India, which also had the largest count of partially protected children — 3.5 million, or a 66 per cent increase over the previous year — is among 10 countries that accounted for 62 per cent of under-vaccinated children worldwide, Unicef said.
About 25 million children are born in India every year.
Most countries in South Asia experienced drop in childhood vaccination rates with the rates for the three full doses against diphtheria-tetanus-pertussis (DTP3) falling by 9 percentage points in Nepal, 7 percentage points in Pakistan and 6 percentage points in India.
“It is heartbreaking to see this reversal in child vaccinations due to Covid-19 in a region where tremendous progress was being made. This is a huge setback for children in South Asia,” George Laryae-Adjei, Unicef’s regional director in South Asia, said in a statement.
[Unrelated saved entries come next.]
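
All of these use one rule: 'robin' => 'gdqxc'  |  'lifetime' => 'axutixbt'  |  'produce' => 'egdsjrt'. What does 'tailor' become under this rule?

ipxadg

Every letter moves 15 places later in the alphabet, wrapping around z→a.
On tailor: t+15=i, a+15=p, i+15=x, l+15=a, o+15=d, r+15=g.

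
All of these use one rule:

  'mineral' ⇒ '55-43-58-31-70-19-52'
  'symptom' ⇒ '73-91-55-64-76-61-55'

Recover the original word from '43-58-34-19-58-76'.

The formula is n = 3×(alphabet index, a=1) + 16.
Reversing it on 43-58-34-19-58-76: 43→(43−16)÷3=9=i, 58→(58−16)÷3=14=n, 34→(34−16)÷3=6=f, 19→(19−16)÷3=1=a, 58→(58−16)÷3=14=n, 76→(76−16)÷3=20=t.

infant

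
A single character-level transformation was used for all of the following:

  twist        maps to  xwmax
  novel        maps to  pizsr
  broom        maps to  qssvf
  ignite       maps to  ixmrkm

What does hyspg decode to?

The output letters match the input read backwards, each shifted +4: twist reversed is tsiwt. Read the word backwards and shift each letter +4.
Reversing it on hyspg: shift back: h−4=d, y−4=u, s−4=o, p−4=l, g−4=c → duolc; then reverse → cloud.

cloud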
Unicef’s expression of concern coincides with the release on Thursday of the first global and regional estimates of childhood vaccination disruptions suggesting that 30 million children worldwide missed DTP doses while 27 million missed a dose of measles-containing vaccine (MCV) during 2020.
While routine childhood vaccinations seek to protect children from a range of infections, including tuberculosis, diphtheria, tetanus, pertussis, measles, polio, hepatitis-B, Haemophilus influenzae-B and rotavirus, both the assessments examined disruptions in DTP and MCV.
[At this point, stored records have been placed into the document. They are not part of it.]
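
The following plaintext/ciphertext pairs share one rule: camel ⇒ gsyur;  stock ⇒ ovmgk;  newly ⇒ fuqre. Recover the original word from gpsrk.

chalk

c(2)→g(6) and a(0)→s(18) fit y≡7x+18 (mod 26); the inverse of 7 mod 26 is 15. Each letter's alphabet position (a=0..z=25) is mapped through 7·x+18 mod 26 — an affine cipher.
Reversing it on gpsrk: g(6)→15·(6−18)≡2=c; p(15)→15·(15−18)≡7=h; s(18)→15·(18−18)≡0=a; r(17)→15·(17−18)≡11=l; k(10)→15·(10−18)≡10=k (all mod 26).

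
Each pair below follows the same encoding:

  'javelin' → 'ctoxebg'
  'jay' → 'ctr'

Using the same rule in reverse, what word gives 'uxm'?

bet

Compare letters: j→c is +19, a→t is +19, v→o is +19 — a constant shift. It's a constant shift of +19 (ROT19).
Undoing it on uxm: u−19=b, x−19=e, m−19=t.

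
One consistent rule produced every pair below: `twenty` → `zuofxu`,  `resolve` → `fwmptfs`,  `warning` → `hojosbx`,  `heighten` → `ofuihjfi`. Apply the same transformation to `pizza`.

The output letters match the input read backwards, each shifted +1: twenty reversed is ytnewt. The word is reversed, then every letter is shifted forward by 1.
Applying it to pizza: reverse → azzip; then shift: a+1=b, z+1=a, z+1=a, i+1=j, p+1=q.

baajq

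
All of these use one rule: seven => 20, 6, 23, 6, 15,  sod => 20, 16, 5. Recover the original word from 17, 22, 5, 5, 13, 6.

puddle

Letters become their 1-based position plus 1 (so a→2, b→3, …).
Reversing it on 17, 22, 5, 5, 13, 6: 17→(17−1)÷1=16=p, 22→(22−1)÷1=21=u, 5→(5−1)÷1=4=d, 5→(5−1)÷1=4=d, 13→(13−1)÷1=12=l, 6→(6−1)÷1=5=e.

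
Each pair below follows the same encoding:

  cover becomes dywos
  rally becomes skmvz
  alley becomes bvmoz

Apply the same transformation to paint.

It's a Vigenère-style cipher with numeric key [1,10]: position i shifts by key[i mod 2].
On paint: p+1=q, a+10=k, i+1=j, n+10=x, t+1=u.

qkjxu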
At nearly 4.4 million in 2020, South Asia recorded the highest number of children having failed to receive any routine vaccination over the past 10 years, Unicef said. More than 3 million of these “zero-dose” children were in India.
Coverage of the first dose of the measles vaccines in South Asia fell from 92 per cent in 2019 to 88 per cent in 2020, well below the 95 per cent recommended by the World Health Organisation as needed to protect children from measles.
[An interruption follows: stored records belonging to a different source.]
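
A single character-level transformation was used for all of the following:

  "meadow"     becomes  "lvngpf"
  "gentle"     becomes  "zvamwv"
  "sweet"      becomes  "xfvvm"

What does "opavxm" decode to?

m(12)→l(11) and e(4)→v(21) fit y≡15x+13 (mod 26); the inverse of 15 mod 26 is 7. This is an affine cipher: with a=0,…,z=25, each position x becomes (15x+13) mod 26.
Undoing it on opavxm: o(14)→7·(14−13)≡7=h; p(15)→7·(15−13)≡14=o; a(0)→7·(0−13)≡13=n; v(21)→7·(21−13)≡4=e; x(23)→7·(23−13)≡18=s; m(12)→7·(12−13)≡19=t (all mod 26).

honest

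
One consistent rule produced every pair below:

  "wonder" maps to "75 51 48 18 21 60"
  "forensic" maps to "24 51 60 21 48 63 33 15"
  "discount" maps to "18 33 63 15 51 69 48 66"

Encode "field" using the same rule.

w(#23)→75 and o(#15)→51: differences scale by 3, so n = 3·pos + 6. With a=1..z=26, the number is 3·pos + 6.
On field: f=6→24, i=9→33, e=5→21, l=12→42, d=4→18.

24 33 21 42 18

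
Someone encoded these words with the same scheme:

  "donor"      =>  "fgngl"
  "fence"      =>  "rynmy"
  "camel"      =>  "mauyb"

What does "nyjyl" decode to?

never

d(3)→f(5) and o(14)→g(6) fit y≡19x+0 (mod 26); the inverse of 19 mod 26 is 11. Treating letters as 0–25, the rule is x ↦ 19x + 0 (mod 26).
Reversing it on nyjyl: n(13)→11·(13−0)≡13=n; y(24)→11·(24−0)≡4=e; j(9)→11·(9−0)≡21=v; y(24)→11·(24−0)≡4=e; l(11)→11·(11−0)≡17=r (all mod 26).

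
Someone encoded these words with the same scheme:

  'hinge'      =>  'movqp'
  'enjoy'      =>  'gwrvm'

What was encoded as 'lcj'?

The output letters match the input read backwards, each shifted +8: hinge reversed is egnih. Two steps: reverse the string, then apply a Caesar shift of +8.
Decoding lcj: shift back: l−8=d, c−8=u, j−8=b → dub; then reverse → bud.

bud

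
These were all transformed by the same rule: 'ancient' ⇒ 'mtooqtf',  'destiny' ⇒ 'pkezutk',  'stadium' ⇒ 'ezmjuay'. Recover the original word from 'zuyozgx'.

Shifts by position in ancient: pos 0: a→m (+12), pos 1: n→t (+6), pos 2: c→o (+12), pos 3: i→o (+6) — repeating every 2. It's a Vigenère-style cipher with numeric key [12,6]: position i shifts by key[i mod 2].
Undoing it on zuyozgx: z−12=n, u−6=o, y−12=m, o−6=i, z−12=n, g−6=a, x−12=l.

nominal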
“Today, the biggest health threat to children in South Asia is not from Covid-19, but from childhood diseases, which continue to kill children in the region,” Laryae-Adjei said, adding that governments need to invest in maternal and child health services.
Public health experts have attributed the Covid-triggered disruptions to multiple reasons — shutdown or shortened timings of health facilities, lack of transport during lockdowns, while some families may have delayed seeking healthcare because of safety concerns.
India’s childhood vaccination programme had in May 2020 introduced special strategies to ensure that children receive the due doses even during the Covid-19 pandemic through campaigns aimed at parents to encourage vaccinations, outreach sessions in cities and villages, and a special drive in February-March 2021 that administered vaccines to over 900,000 children who had missed doses.
“Gradual but steady recovery appears to be underway,” Jonathan Mosser, a public health specialist and assistant professor of health metrics sciences at the University of Washington and his colleagues said in their study estimating global disruptions published in The Lancet on Thursday.
But the researchers have cautioned that several factors such as the ongoing Covid-19 transmission, the emergence of new coronavirus variants and a focus on the rollout of Covid-19 vaccines could “easily stall or reverse these trends”.